2. Therneau T, Atkinson B, Ripley B. 2013. rpart: Recursive partitioning. R package version 4.1-3. http://CRAN.R-project.org/package=rpart.
3. R Core Team. R: A Language and Environment for Statistical Computing. Vienna, Austria: R Foundation for Statistical Computing; 2012. ISBN: 3-900051-07-0, http://www.R-project.org/. Accessed 2014 Sep 30.

Exercises

1. What would it mean for a model to have a lift of 2.5 at the 15th percentile?

2. If lift and gains measure the proportion of hits, regardless of the cost matrix, why can we use lift charts and gains charts in the presence of misclassification costs?

3. What is the relationship between a lift chart and a gains chart?

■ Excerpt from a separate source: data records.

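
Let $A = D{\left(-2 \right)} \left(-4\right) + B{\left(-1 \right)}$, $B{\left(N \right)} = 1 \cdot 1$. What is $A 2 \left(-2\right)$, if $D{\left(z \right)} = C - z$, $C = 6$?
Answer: $124$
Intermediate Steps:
$D{\left(z \right)} = 6 - z$
$B{\left(N \right)} = 1$
$A = -31$ ($A = \left(6 - -2\right) \left(-4\right) + 1 = \left(6 + 2\right) \left(-4\right) + 1 = 8 \left(-4\right) + 1 = -32 + 1 = -31$)
$A 2 \left(-2\right) = \left(-31\right) 2 \left(-2\right) = \left(-62\right) \left(-2\right) = 124$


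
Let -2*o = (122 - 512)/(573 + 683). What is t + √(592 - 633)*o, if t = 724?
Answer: 724 + 195*I*√41/1256 ≈ 724.0 + 0.99412*I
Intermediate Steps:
o = 195/1256 (o = -(122 - 512)/(2*(573 + 683)) = -(-195)/1256 = -½*(-195/628) = 195/1256 ≈ 0.15525)
t + √(592 - 633)*o = 724 + √(592 - 633)*(195/1256) = 724 + √(-41)*(195/1256) = 724 + (I*√41)*(195/1256) = 724 + 195*I*√41/1256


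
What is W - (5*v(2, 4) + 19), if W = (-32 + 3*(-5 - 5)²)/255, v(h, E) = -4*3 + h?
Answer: 8173/255 ≈ 32.051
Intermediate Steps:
v(h, E) = -12 + h
W = 268/255 (W = (-32 + 3*(-10)²)*(1/255) = (-32 + 3*100)*(1/255) = (-32 + 300)*(1/255) = 268*(1/255) = 268/255 ≈ 1.0510)
W - (5*v(2, 4) + 19) = 268/255 - (5*(-12 + 2) + 19) = 268/255 - (5*(-10) + 19) = 268/255 - (-50 + 19) = 268/255 - 1*(-31) = 268/255 + 31 = 8173/255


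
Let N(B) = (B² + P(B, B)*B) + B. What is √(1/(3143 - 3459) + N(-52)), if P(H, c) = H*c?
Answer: I*√3443933663/158 ≈ 371.42*I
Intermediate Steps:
N(B) = B + B² + B³ (N(B) = (B² + (B*B)*B) + B = (B² + B²*B) + B = (B² + B³) + B = B + B² + B³)
√(1/(3143 - 3459) + N(-52)) = √(1/(3143 - 3459) - 52*(1 - 52 + (-52)²)) = √(1/(-316) - 52*(1 - 52 + 2704)) = √(-1/316 - 52*2653) = √(-1/316 - 137956) = √(-43594097/316) = I*√3443933663/158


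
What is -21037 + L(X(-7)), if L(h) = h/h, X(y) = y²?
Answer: -21036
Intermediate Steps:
L(h) = 1
-21037 + L(X(-7)) = -21037 + 1 = -21036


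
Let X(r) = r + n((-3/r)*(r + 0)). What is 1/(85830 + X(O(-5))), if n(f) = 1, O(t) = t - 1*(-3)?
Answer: 1/85829 ≈ 1.1651e-5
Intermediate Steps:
O(t) = 3 + t (O(t) = t + 3 = 3 + t)
X(r) = 1 + r (X(r) = r + 1 = 1 + r)
1/(85830 + X(O(-5))) = 1/(85830 + (1 + (3 - 5))) = 1/(85830 + (1 - 2)) = 1/(85830 - 1) = 1/85829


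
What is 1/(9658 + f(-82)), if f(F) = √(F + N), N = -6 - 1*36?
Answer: 4829/46638544 - I*√31/46638544 ≈ 0.00010354 - 1.1938e-7*I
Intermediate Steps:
N = -42 (N = -6 - 36 = -42)
f(F) = √(-42 + F) (f(F) = √(F - 42) = √(-42 + F))
1/(9658 + f(-82)) = 1/(9658 + √(-42 - 82)) = 1/(9658 + √(-124)) = 1/(9658 + 2*I*√31)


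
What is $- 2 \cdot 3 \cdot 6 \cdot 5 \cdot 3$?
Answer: $-540$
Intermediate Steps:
$- 2 \cdot 3 \cdot 6 \cdot 5 \cdot 3 = \left(-2\right) 18 \cdot 15 = \left(-36\right) 15 = -540$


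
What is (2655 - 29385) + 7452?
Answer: -19278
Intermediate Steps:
(2655 - 29385) + 7452 = -26730 + 7452 = -19278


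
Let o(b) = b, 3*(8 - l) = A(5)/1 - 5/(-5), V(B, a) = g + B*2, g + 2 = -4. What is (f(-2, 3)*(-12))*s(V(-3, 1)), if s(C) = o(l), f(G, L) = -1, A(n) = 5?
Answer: 72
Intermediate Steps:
g = -6 (g = -2 - 4 = -6)
V(B, a) = -6 + 2*B (V(B, a) = -6 + B*2 = -6 + 2*B)
l = 6 (l = 8 - (5/1 - 5/(-5))/3 = 8 - (5*1 - 5*(-1/5))/3 = 8 - (5 + 1)/3 = 8 - 1/3*6 = 8 - 2 = 6)
s(C) = 6
(f(-2, 3)*(-12))*s(V(-3, 1)) = -1*(-12)*6 = 12*6 = 72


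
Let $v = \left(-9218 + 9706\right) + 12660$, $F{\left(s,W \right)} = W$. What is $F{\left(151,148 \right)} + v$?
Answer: $13296$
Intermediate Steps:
$v = 13148$ ($v = 488 + 12660 = 13148$)
$F{\left(151,148 \right)} + v = 148 + 13148 = 13296$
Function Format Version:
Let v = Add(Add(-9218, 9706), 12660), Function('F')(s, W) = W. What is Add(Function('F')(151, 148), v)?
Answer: 13296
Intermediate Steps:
v = 13148 (v = Add(488, 12660) = 13148)
Add(Function('F')(151, 148), v) = Add(148, 13148) = 13296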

4. What is a response chart? Which other chart is it similar to?

5. Which charts can the analyst use to graphically evaluate the classification models in terms of costs and revenues?

6. Describe what a good profits chart might look like.

7. What is ROI?

8. Should these charts be carried out on the training data set or the test data set? Why?

Hands-On Exercises

For Exercises 9–14, provide graphical evaluations of a set of classification models for the Loans data set. Do not include interest as a predictor. Make sure to develop the charts using the test data set.

9. Using the Loans_training data set, construct a CART model and a C5.0 model for predicting loan approval.

10. Construct a single lift chart for evaluating the two models. Interpret the chart. Which model does better? Is one model uniformly better?

11. Construct and interpret a gains chart comparing the two models.

12. Prepare and interpret a response chart comparing the two models. Compare the response chart to the lift chart.

13. Construct and interpret separate profits charts for the CART model and the C5.0 model. (Extra credit: Find a way to construct a single profits chart comparing the two models.) Where is the peak profitability for each model? At what percentile does peak profitability occur? Which model is preferred, and why?

14. Construct and interpret separate ROI charts for the two models. (Extra credit: Find a way to construct a single ROI chart comparing the two models.) Which model is preferred, and why?

For Exercises 15–18 we use rebalancing as a surrogate for misclassification costs, in order to add neural networks and logistic regression to our candidate models.

15. Neural networks and logistic regression in modeler do not admit explicit misclassification costs. Therefore undertake rebalancing of the data set as a surrogate for the misclassification costs used in this chapter.

16. Using the Loans_training data set, construct a neural networks model and a logistic regression model for predicting loan approval, using the rebalanced data.

17. Construct a single lift chart for evaluating the four models: CART, C5.0, neural networks, and logistic regression. Interpret the chart. Which model does better? Is one model uniformly better?

18. Construct and interpret a gains chart comparing the four models.

19. Prepare and interpret a response chart comparing four two models.

20. Construct and interpret separate profits charts for each of the four models. (Extra credit: Find a way to construct a single profits chart comparing the four models.) Where is the peak profitability for each model? At what percentile does peak profitability occur? Which model is preferred, and why?

21. Construct and interpret separate ROI charts for the four models. (Extra credit: Find a way to construct a single ROI chart comparing the four models.) Which model is preferred, and why?